Арестовали меня в разгар августовской забастовки. Полицейские пришли за мной ночью, — я жил тогда возле вокзала. Накануне мне удалось распространить в районе Муштаида пачку прокламаций.
В тюрьме уже сидели многие из товарищей. Власти приходили в тюрьму, проводили опрос: не хочет ли кто вернуться в мастерские, начать работу. На эту полицейскую удочку шли лишь слабовольные. Таких среди нас было мало. Мы держались твердо и говорили, что мастерские это та же тюрьма.
Правительство, продержав нас некоторое время в тюрьме, начало высылать в деревни, откуда мы были родом, откуда пришли в город в поисках куска хлеба.
Посадка высылаемых рабочих на поезд производилась в Навтлуге. Власти, опасаясь, что рабочие могут остановить поезд и освободить своих товарищей, расположили солдат вдоль линии железной дороги от Навтлуга до Авчал. Даже в вагонах мы находились под неотступным надзором жандармерии.
В числе 13 рабочих я был выслан в Душетский уезд. От станции Мцхета шли этапом под конвоем. В Душети к моменту нашего прибытия не оказалось уездного начальника и нас продержали четверо суток на голодном пайке. Потом направили в села — под надзор старшины.
Я с несколькими товарищами отправился в родное село Цхинулиси. По дороге встречные крестьяне принимали нас за батраков. Узнав, что мы — рабочие, высланные из города за неповиновение правительству, они проникались особенным сочувствием, протягивали нам хлеб.

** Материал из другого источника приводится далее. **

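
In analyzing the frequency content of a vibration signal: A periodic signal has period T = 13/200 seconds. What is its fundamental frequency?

The fundamental frequency is the reciprocal of the period.
f = 1/T = 1/(13/200) = 200/13 Hz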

В деревне крестьяне расспрашивали нас, почему мы бастуем, чего добиваемся. Я рассказывал своим односельчанам о жестокой эксплоатации труда в железнодорожных мастерских, на заводах и фабриках, о штрафной системе, лишавшей рабочего последних грошей.
Крестьяне слушали с напряженным вниманием. Они понимали, что их положение не лучше, и с уважением говорили о рабочих, поднявшихся на борьбу.
Само собою становилось ясно, что борьба рабочих за свои права была в то же время борьбой за лучшую долю-всех угнетенных и эксплоатируемых.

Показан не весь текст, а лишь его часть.